The TDSAT's orders can be interfered with where they disclose manifest errors, which are apparent on the face of the proceedings such as when it is based on clear ignorance
or utter disregard of the provisions of law, and a grave injustice or gross failure of justice has been occasioned. On an application of these parameters, this Court is unable to discern any such manifest error of law, or ignorance of, or utter disregard of provisions of law. The petitioner has also not been able to disclose any gross failure of justice".
11. In the case of Cellular Operators Association of India and Ors.
(supra), in para 31 and 42, Justice S.B.Sinha, concurring with Hon'ble the
Chief Justice, has stated as under:
"31. The rule as regard deference to expert bodies applies only in respect of a reviewing court and not to an expert tribunal. It may not be the function of a court exercising power of judicial review to act as a super-model as has been stated in Administrative Law by Bernard Schwartz, 3rd edition in para 10.1 at page 625; but the same would not be a case where an expert tribunal has been constituted only with a view to determine the correctness of an order passed by another expert body. The remedy under Section 14 of the Act is not a supervisory one. TDSAT's jurisdiction is not akin to a court issuing a writ of certiorari. The tribunal although is not a court, it has all the trappings of a Court. Its functions are judicial.
XXX XXX XXX
42. Sub-section (7) of Section 14A confers a wide jurisdiction upon the Tribunal. The Tribunal being an
expert body is entitled to exercise its appellate jurisdiction both on fact as also in law over a decision of order/decision/direction of the Authority. Its power to examine the correctness, legality or propriety of the order passed by the Authority as also in relation to the dispute must be held to be a wide one".

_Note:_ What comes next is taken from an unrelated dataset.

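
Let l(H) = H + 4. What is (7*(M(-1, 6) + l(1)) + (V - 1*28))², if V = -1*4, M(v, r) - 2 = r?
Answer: 3481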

12. Noting the impugned order passed is an interim measure, wherein
the Tribunal has protected the interest of the petitioner, this Court is of the
view that it is not a case where this Court in the facts should exercise its
extraordinary jurisdiction under Article 226 of the Constitution of India
and interfere with the same. The writ petition is dismissed.
CM Nos.28486-28487/2015 (for stay and producing additional documents on record respectively)
In view of the order passed in the writ petition, the present
applications are disposed of as infructuous.